Nue sur une peau de bique,
Elle fait l'objet d'un tableau,
L'objet d'un mosaïque
Cachée derrière la chasse d'eau.
Et sur ce beau brin de blonde,
Ma pensée vagabonde,
Avec une marguerite,
J'attends Marie-des-guérites.
Un an à tourner en rond
Dans le carré des saisons,
Et dans les commodités,
J'ai le temps de méditer
La morale des dictons
Qui fleurissent sur les murs
Et dans l'esprit des grivetons
Malgré l'action du bromure.
Et dans ce repli du monde,
Ma pensée vagabonde,
Avec une marguerite,
J'attends Marie-des-guérites.
Il paraît que Diogène
Habitait dans un tonneau,
Moi, mon prénom c'est Eugène,
Je l'écris dans les goguenots.
Parmis les dessins obcènes
Qui constellent la paroi,
Je fais des petites croix
Pour chasser le cafard d'ébène.
Et dans ce repli du monde,
Ma pensée vagabonde,
Avec une marguerite,
J'attends Marie-des-guérites.
Spoiler
Chaque jour à la caserne,
Je trace un petit bâton
A la craie sur la cloison
En attendant un jour de perm'.
A cause d'un obus sans gène
Sur la cabane à Eugène,
Ma carrière de biffin,
Brutalement, a pris fin.
Et sur le chemin de ronde,
Mon âme vagabonde,
Sous une marguerite,
J'attends Marie-des-guérites
Re : [JEU]Paroles, paroles, ce ne sont que des mots...II
Non mais c'est pas possible ça >< !!!!!!!!

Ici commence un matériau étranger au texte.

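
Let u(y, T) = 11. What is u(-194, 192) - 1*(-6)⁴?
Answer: -1285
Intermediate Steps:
u(-194, 192) - 1*(-6)⁴ = 11 - 1*(-6)⁴ = 11 - 1*1296 = 11 - 1296 = -1285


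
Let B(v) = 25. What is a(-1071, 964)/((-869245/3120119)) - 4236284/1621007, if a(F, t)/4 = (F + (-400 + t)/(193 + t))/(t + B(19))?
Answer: 20844062006111623216/1612340422052672195 ≈ 12.928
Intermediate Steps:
a(F, t) = 4*(F + (-400 + t)/(193 + t))/(25 + t) (a(F, t) = 4*((F + (-400 + t)/(193 + t))/(t + 25)) = 4*((F + (-400 + t)/(193 + t))/(25 + t)) = 4*(F + (-400 + t)/(193 + t))/(25 + t))
a(-1071, 964)/((-869245/3120119)) - 4236284/1621007 = (4*(-400 + 964 + 193*(-1071) - 1071*964)/(4825 + 964**2 + 218*964))/((-869245/3120119)) - 4236284/1621007 = (4*(-400 + 964 - 206703 - 1032444)/(4825 + 929296 + 210152))/((-869245*1/3120119)) - 4236284*1/1621007 = (4*(-1238583)/1144273)/(-869245/3120119) - 4236284/1621007 = (4*(1/1144273)*(-1238583))*(-3120119/869245) - 4236284/1621007 = -4954332/1144273*(-3120119/869245) - 4236284/1621007 = 15458105405508/994653583885 - 4236284/1621007 = 20844062006111623216/1612340422052672195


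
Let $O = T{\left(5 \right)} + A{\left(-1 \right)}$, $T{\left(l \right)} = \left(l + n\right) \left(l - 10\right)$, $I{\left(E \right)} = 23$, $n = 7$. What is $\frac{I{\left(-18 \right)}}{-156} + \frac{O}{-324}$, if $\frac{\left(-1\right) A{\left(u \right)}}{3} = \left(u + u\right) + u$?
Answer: $\frac{7}{702} \approx 0.0099715$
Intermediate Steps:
$T{\left(l \right)} = \left(-10 + l\right) \left(7 + l\right)$ ($T{\left(l \right)} = \left(l + 7\right) \left(l - 10\right) = \left(7 + l\right) \left(-10 + l\right) = \left(-10 + l\right) \left(7 + l\right)$)
$A{\left(u \right)} = - 9 u$ ($A{\left(u \right)} = - 3 \left(\left(u + u\right) + u\right) = - 3 \left(2 u + u\right) = - 3 \cdot 3 u = - 9 u$)
$O = -51$ ($O = \left(-70 + 5^{2} - 15\right) - -9 = \left(-70 + 25 - 15\right) + 9 = -60 + 9 = -51$)
$\frac{I{\left(-18 \right)}}{-156} + \frac{O}{-324} = \frac{23}{-156} - \frac{51}{-324} = 23 \left(- \frac{1}{156}\right) - - \frac{17}{108} = - \frac{23}{156} + \frac{17}{108} = \frac{7}{702}$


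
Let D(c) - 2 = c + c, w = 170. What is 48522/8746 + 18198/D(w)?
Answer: 4882062/83087 ≈ 58.758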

oui je suis une vice presidente du club des a l arue mais là , ici, je suis une boulette de la mort qui tue.........qu'on me rende à mon équipe !!!!
Sinon: Loco Locas, Spleen et Montreal
Citation
C'pas vraiment qu'ça va mal
mais depuis que j’ai quitté la capitale pour Montréal
faut que j’sois réaliste j’m’étale dans le dédale de mon encéphale
Plus souvent je détale en direction de mon idéal astral
Astreint au train-train quotidien comme un esclave à fond d'cale
J'ai l'impression que ma vie m'avale mais sans mon aval
Comme Diogène avec son fanal je cherche un homme en moi
qui ne soit pas celui que je vois mois après mois
J’sais pas c’qui va pas j'ai pourtant mes dix doigts
ma blonde à côté d'moi un toit j'ai même un emploi
Mais chaque jour un peu plus je ploie sous le poids
d'un couvercle bien vissé au-dessus d'ma tête
une sorte de cercle ben vicié
Sans aspiration j’peux pu respirer
Aspiré par la spirale d’une houle à rappel j’me rappelle
qu'y faut que je coule encore plus profond
pour espérer remonter si j'ai de la veine…avec la veine de fond
REFRAIN
Spleen et Montréal, comme dans le vortex de mistral
Spleen et Montréal, ma vie m'avale en amont en aval
Spleen et Montréal, comme Diogène avec son fanal
Toujours en quête d'un idéal
Meme que mon équipe mérite deux points de plus vu que ce n'est pas la preiere fois que nous souffrons de ce genre d'incident !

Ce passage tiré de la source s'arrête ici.